Default Cache TurboQuant Cache
Recall 15/15 (100%) 15/15 (100%)

TurboQuant preserves retrieval quality perfectly, matching the paper's 0.997 recall claim.

Memory Savings Scale with Context

Qwen2.5-32B (4-bit weights) on H100:

Context Default KV TurboQuant KV Saved
1K tokens 19.97 GB 19.79 GB 186 MB
4K tokens 21.23 GB 20.42 GB 833 MB
8K tokens 23.16 GB 21.41 GB 1,791 MB
32K tokens ~27.5 GB ~21.8 GB ~5,700 MB (projected)

Quickstart

from transformers import AutoModelForCausalLM, AutoTokenizer
from turboquant import TurboQuantCache

model = AutoModelForCausalLM.from_pretrained("Qwen/Qwen2.5-32B-Instruct", device_map="auto")
tokenizer = AutoTokenizer.from_pretrained("Qwen/Qwen2.5-32B-Instruct")

# Auto-detect outlier layers, create compressed cache
skip = TurboQuantCache.calibrate_skip_layers(model, tokenizer)
cache = TurboQuantCache(model.config, nbits=4, skip_layers=skip)

# Use exactly like default cache
inputs = tokenizer("Hello world", return_tensors="pt").to(model.device)
output = model.generate(**inputs, max_new_tokens=100, past_key_values=cache)

How It Works

TurboQuant implements Algorithm 1 (TurboQuant_mse) from the paper:

  1. Random rotation (QR decomposition): transforms each KV vector so coordinates follow a known Beta distribution
  2. Optimal scalar quantization (Lloyd-Max): quantizes each coordinate to 4 bits using precomputed codebook
  3. Bit packing: stores 128-dim vectors as 64 bytes (uint4) + 2 bytes (norm) = 66 bytes vs 256 bytes BF16

Theoretical guarantee: MSE distortion ≤ 0.009 at 4-bit, within 2.7x of information-theoretic optimum (Shannon lower bound).
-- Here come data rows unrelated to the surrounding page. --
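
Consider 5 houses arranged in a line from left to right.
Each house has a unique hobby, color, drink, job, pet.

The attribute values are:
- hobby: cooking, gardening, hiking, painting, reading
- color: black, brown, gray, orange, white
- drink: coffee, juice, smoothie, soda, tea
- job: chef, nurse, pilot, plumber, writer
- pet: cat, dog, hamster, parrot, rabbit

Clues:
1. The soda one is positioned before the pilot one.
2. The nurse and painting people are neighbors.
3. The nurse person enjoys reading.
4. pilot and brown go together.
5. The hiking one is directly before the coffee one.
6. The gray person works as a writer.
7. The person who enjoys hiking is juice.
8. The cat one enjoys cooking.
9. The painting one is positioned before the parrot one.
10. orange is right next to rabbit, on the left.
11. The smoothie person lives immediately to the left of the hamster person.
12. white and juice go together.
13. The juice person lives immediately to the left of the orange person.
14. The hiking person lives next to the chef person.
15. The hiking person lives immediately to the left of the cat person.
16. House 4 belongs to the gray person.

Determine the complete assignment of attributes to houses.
Solution:

House | Hobby | Color | Drink | Job | Pet
-----------------------------------------
  1   | hiking | white | juice | plumber | dog
  2   | cooking | orange | coffee | chef | cat
  3   | reading | black | smoothie | nurse | rabbit
  4   | painting | gray | soda | writer | hamster
  5   | gardening | brown | tea | pilot | parrot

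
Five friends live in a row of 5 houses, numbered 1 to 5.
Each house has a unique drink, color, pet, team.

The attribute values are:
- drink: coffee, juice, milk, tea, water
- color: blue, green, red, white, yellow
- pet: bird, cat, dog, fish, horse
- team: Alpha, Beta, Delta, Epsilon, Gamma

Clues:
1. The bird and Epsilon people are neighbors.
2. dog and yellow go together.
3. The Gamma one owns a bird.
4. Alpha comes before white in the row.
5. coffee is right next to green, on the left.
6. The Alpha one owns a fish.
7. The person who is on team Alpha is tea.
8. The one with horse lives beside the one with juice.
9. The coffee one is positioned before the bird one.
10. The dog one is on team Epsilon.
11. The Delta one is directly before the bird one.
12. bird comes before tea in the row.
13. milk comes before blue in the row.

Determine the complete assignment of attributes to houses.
Solution:

House | Drink | Color | Pet | Team
----------------------------------
  1   | coffee | red | horse | Delta
  2   | juice | green | bird | Gamma
  3   | milk | yellow | dog | Epsilon
  4   | tea | blue | fish | Alpha
  5   | water | white | cat | Beta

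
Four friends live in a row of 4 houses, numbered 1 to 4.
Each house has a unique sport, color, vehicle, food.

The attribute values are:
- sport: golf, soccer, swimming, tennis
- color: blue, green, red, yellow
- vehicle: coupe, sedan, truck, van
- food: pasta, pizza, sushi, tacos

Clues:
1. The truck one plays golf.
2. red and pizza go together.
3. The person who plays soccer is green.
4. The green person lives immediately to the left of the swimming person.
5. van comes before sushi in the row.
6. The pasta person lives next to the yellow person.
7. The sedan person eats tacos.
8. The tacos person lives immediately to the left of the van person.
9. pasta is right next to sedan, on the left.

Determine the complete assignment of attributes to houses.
Solution:

House | Sport | Color | Vehicle | Food
--------------------------------------
  1   | soccer | green | coupe | pasta
  2   | swimming | yellow | sedan | tacos
  3   | tennis | red | van | pizza
  4   | golf | blue | truck | sushi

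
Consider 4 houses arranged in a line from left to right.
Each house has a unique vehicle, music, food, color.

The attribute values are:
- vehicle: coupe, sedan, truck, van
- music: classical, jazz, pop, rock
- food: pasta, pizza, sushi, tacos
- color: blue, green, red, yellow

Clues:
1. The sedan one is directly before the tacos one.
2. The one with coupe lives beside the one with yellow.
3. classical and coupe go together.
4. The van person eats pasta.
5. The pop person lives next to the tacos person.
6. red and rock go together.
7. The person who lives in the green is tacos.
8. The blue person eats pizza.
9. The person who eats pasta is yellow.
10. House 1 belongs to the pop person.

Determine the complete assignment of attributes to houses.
Solution:

House | Vehicle | Music | Food | Color
--------------------------------------
  1   | sedan | pop | pizza | blue
  2   | coupe | classical | tacos | green
  3   | van | jazz | pasta | yellow
  4   | truck | rock | sushi | red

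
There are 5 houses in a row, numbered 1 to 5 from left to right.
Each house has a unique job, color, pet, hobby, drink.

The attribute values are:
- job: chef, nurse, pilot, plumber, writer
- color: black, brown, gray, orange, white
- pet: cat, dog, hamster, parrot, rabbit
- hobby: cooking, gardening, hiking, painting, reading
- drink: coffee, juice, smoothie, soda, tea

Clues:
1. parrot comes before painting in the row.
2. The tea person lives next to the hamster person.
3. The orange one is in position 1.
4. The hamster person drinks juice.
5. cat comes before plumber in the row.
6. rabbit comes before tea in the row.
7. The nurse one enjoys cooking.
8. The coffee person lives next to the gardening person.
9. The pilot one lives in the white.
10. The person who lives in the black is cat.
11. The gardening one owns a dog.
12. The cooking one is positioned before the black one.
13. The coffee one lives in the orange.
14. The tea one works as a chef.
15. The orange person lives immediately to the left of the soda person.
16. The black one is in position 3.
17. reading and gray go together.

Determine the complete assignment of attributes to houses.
Solution:

House | Job | Color | Pet | Hobby | Drink
-----------------------------------------
  1   | nurse | orange | rabbit | cooking | coffee
  2   | pilot | white | dog | gardening | soda
  3   | writer | black | cat | hiking | smoothie
  4   | chef | gray | parrot | reading | tea
  5   | plumber | brown | hamster | painting | juice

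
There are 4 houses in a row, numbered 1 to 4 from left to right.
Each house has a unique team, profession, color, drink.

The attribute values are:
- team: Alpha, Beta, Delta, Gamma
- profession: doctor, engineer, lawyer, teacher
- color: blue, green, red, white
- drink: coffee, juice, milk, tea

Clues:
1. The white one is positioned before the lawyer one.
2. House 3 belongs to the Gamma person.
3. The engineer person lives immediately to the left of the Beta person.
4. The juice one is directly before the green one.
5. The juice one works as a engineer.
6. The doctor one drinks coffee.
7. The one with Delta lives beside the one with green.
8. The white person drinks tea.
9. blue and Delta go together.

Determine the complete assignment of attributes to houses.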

Our measured MSE: 0.0093 — matches the paper.

What We Found Beyond the Paper

Outlier Layer Norms

The paper mentions "splitting channels into outlier and non-outlier sets" without specifying how. We discovered:

  • Qwen2.5-7B: Layer 0 key norms = 273.8 (16.2x median). Layer 27 = outlier too.
  • Qwen2.5-32B: Layer 0 = 37.8 (2.35x median). Mild, no skip needed.
  • Llama-3.1-8B: Max/median ratio = 1.18x. No outliers at all.
  • Gemma-2-9B: Max/median ratio = 1.19x. No outliers.
  • Phi-4-14B: Max/median ratio = 1.38x. No outliers.
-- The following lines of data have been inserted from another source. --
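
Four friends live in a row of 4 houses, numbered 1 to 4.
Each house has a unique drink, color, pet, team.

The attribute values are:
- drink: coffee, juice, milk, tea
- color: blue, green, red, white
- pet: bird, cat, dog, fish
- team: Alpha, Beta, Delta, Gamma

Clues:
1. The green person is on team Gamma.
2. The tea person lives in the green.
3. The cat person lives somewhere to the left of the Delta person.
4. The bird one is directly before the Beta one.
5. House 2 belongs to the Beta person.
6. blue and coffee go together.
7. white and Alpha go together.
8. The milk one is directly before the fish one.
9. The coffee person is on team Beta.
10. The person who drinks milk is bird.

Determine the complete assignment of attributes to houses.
Solution:

House | Drink | Color | Pet | Team
----------------------------------
  1   | milk | white | bird | Alpha
  2   | coffee | blue | fish | Beta
  3   | tea | green | cat | Gamma
  4   | juice | red | dog | Delta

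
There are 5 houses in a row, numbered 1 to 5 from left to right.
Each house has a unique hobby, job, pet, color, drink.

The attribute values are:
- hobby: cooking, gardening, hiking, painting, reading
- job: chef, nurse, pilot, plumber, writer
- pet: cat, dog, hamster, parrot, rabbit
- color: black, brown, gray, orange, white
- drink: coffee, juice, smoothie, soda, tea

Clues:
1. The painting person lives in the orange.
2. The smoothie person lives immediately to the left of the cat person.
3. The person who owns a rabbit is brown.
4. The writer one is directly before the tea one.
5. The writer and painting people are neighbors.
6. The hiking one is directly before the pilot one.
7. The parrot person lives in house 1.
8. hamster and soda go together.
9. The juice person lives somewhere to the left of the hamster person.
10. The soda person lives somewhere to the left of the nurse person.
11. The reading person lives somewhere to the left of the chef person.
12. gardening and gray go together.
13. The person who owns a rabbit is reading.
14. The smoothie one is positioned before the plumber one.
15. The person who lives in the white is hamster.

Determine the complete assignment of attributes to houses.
Solution:

House | Hobby | Job | Pet | Color | Drink
-----------------------------------------
  1   | hiking | writer | parrot | black | smoothie
  2   | painting | pilot | cat | orange | tea
  3   | reading | plumber | rabbit | brown | juice
  4   | cooking | chef | hamster | white | soda
  5   | gardening | nurse | dog | gray | coffee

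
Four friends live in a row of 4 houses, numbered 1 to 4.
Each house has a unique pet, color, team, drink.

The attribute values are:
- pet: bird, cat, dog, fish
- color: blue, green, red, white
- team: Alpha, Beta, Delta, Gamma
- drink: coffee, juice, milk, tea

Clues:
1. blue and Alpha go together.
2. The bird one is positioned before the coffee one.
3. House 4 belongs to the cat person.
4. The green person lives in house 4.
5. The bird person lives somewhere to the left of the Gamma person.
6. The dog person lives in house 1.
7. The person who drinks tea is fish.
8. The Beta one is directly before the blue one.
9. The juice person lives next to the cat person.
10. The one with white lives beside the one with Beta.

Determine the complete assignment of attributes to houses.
Solution:

House | Pet | Color | Team | Drink
----------------------------------
  1   | dog | white | Delta | milk
  2   | fish | red | Beta | tea
  3   | bird | blue | Alpha | juice
  4   | cat | green | Gamma | coffee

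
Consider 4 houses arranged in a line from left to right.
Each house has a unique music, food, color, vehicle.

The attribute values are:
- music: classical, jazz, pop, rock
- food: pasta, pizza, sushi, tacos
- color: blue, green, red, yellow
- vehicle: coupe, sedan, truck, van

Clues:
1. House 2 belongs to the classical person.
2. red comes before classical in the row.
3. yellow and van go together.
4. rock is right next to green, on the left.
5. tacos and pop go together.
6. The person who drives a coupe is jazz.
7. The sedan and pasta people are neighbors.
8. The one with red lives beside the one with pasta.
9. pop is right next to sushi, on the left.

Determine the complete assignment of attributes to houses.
Solution:

House | Music | Food | Color | Vehicle
--------------------------------------
  1   | rock | pizza | red | sedan
  2   | classical | pasta | green | truck
  3   | pop | tacos | yellow | van
  4   | jazz | sushi | blue | coupe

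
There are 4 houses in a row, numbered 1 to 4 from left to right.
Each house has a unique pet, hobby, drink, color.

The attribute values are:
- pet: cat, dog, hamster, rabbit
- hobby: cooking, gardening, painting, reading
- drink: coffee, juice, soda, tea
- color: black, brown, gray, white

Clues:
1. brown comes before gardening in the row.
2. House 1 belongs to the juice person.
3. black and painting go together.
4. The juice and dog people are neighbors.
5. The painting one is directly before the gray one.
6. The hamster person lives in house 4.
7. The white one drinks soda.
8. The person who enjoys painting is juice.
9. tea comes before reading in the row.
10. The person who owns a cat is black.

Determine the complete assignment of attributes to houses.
Solution:

House | Pet | Hobby | Drink | Color
-----------------------------------
  1   | cat | painting | juice | black
  2   | dog | cooking | tea | gray
  3   | rabbit | reading | coffee | brown
  4   | hamster | gardening | soda | white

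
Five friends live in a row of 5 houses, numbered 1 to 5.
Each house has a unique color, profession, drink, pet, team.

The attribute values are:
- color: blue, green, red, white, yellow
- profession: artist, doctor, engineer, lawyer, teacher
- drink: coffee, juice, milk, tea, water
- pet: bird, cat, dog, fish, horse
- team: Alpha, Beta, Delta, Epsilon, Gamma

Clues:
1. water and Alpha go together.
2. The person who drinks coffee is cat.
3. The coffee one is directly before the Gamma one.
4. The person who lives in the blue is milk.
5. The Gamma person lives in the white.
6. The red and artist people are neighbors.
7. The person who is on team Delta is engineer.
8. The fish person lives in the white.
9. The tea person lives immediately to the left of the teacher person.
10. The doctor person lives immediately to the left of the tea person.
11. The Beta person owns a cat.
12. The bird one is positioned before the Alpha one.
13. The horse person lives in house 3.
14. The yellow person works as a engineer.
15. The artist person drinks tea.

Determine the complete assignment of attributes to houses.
Solution:

House | Color | Profession | Drink | Pet | Team
-----------------------------------------------
  1   | red | doctor | coffee | cat | Beta
  2   | white | artist | tea | fish | Gamma
  3   | blue | teacher | milk | horse | Epsilon
  4   | yellow | engineer | juice | bird | Delta
  5   | green | lawyer | water | dog | Alpha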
Finding: Smaller Qwen models have severe outlier layers. Larger models and non-Qwen architectures are well-balanced. Our calibrate_skip_layers() auto-detects outliers and keeps them in full precision.

head_dim Compatibility

The paper only tested head_dim=128 (Llama, Mistral). We verified TurboQuant works with head_dim=256 (Gemma-2) — the Lloyd-Max codebook adapts to any dimension since it's computed from the Beta distribution parameterized by d.

Architecture Coverage

Architecture Paper Tested We Tested Works
Llama Llama-3.1-8B Llama-3.1-8B, 3.3-70B Yes
Mistral Ministral-7B
Qwen Qwen2.5-7B, 32B Yes (with outlier handling)
Gemma Gemma-2-9B Yes (head_dim=256)
Phi Phi-4-14B Yes

Files

turboquant/
├── __init__.py          # Public API
├── codebook.py          # Lloyd-Max solver for Beta distribution
├── quantizer.py         # Core TurboQuantizer: rotate → quantize → pack
├── packing.py           # uint4/uint2 bit packing
├── cache.py             # TurboQuantCache for HF Transformers
scripts/
├── verify.py            # Unit tests (MSE bounds, packing, fixed-point)
├── test_cache.py        # Cache API integration tests
├── benchmark_models.py  # Multi-model benchmark suite
├── run_inference.py     # Interactive inference demo
benchmark_results.json   # Raw benchmark data (all 5 models)

Verified Against Paper

Metric Paper Ours
MSE at 4-bit (unit vectors) ≤ 0.009 0.0093
MSE at 2-bit (unit vectors) ≤ 0.117 0.116
Compression ratio (per-vector) ~4x 3.88x
System compression @8K+ 4-7x 7.2x
Prefill fidelity "quality neutral" exact (0.0 logit diff)
Double quantization fixed point verified (indices identical)

Requirements

  • Python 3.10+
  • PyTorch 2.7+ (CUDA 12.8 compatible)
  • HuggingFace Transformers 5.0+
  • scipy (for codebook computation)
  • bitsandbytes (optional, for 4-bit model loading)

Citation

If you use this implementation, please cite the original paper:

@article{zandieh2025turboquant,
  title={TurboQuant: Online Vector Quantization with Near-optimal Distortion Rate},
  author={Zandieh, Amir and Daliri, Majid and Hadian, Majid and Mirrokni, Vahab},
  journal={arXiv preprint arXiv:2504.19874},
  year={2025}
}

License

This implementation is released under MIT License. The TurboQuant algorithm is described in the paper above.